Countless rum and diet cokes later, the room was a crowded, sweaty disco-fueled orgy. Adrian’s shyness, melancholy and misery dissipated and he danced erratically, but joyfully, to Cheryl Lynn’s “Got to Be Real.” He remembered last when he danced like this. It was with Simon. They always moved so well together, vertically and horizontally. He missed him desperately then, but he was also happy, he realized. He was happy he had been able to feel love and to feel loved, even if it didn’t work out. Then he felt impossibly silly that he had let this relationship, albeit a very important relationship, rule his life for the past ten years. He threw his head back and laughed loudly, the sight of which confused everyone around him. Adrian did not care. This. Yes, this was the first time in a long time he had felt so free and he would have no one encroach upon this freedom. Freedom, happiness, and all they entailed must be fought for. That was life. The struggle—that was life. “But what am I struggling for?” Adrian stood in the middle of the dance floor, his head slightly cocked to the side, wondering just what he had been doing with his life for the past five years.

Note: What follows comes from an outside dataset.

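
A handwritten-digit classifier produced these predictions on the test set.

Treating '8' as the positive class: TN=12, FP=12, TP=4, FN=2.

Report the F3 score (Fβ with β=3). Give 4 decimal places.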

He returned to the bar, his island in the sea of thumping tones and humping bodies, the dancefloor. He ordered another drink, but wished for something stronger. Something that would take him away from all of this. Suddenly, he saw a handsome, muscular stranger at the end of the bar. He sought to meet his gaze, but the man was too busy staring at his own reflection in the mirror directly behind the bar. Adrian turned to face himself in the same mirror and saw only a miserable, sloppy drunken mess returning his gaze. The loneliness in the reflection's eyes caused his entire body to quiver and he collapsed in tears, knocking his drink off the bar. Others turned to see what all the commotion was, but no one endeavored to help or ease the situation. The bartender gestured to the doorman, who, with surprising tenderness, escorted Adrian out of the bar. Propped against the wall, Adrian struggled to regain his composure. He inhaled the cool night air with a full mouth, as if the air were the only thing that could possibly save him now, bring him back from the barren fields of his depressed mind.

"Cigarette?" The doorman asked. Adrian didn't smoke, but it occurred to him that he really didn't care and he just wanted some sort of interaction of any kind to break the cycle of loneliness and self0-chastisement. He clumsily accepted but was far too inebriated to work the mechanism of a lighter. The doorman obliged.

"Thank you..."

"Steve."

"Steve."

Silence loomed over them. The night was winding down, approaching that magical hour between too late and too early, when the sky has hints of color and the air tones of familiarity. Adrian suddenly thought he'd probably have to call in to work tomorrow. It shouldn't be a problem, he thought, he was always at work, no matter how terrible, how sick, how exhausted with life he felt, he was always at work. What difference would one day off make. He took another drag of the cigarette and enjoyed the shared silence with Steve, the doorman. Wrapped up in the armor of night, he found his way home and passed out on his solitary twin bed.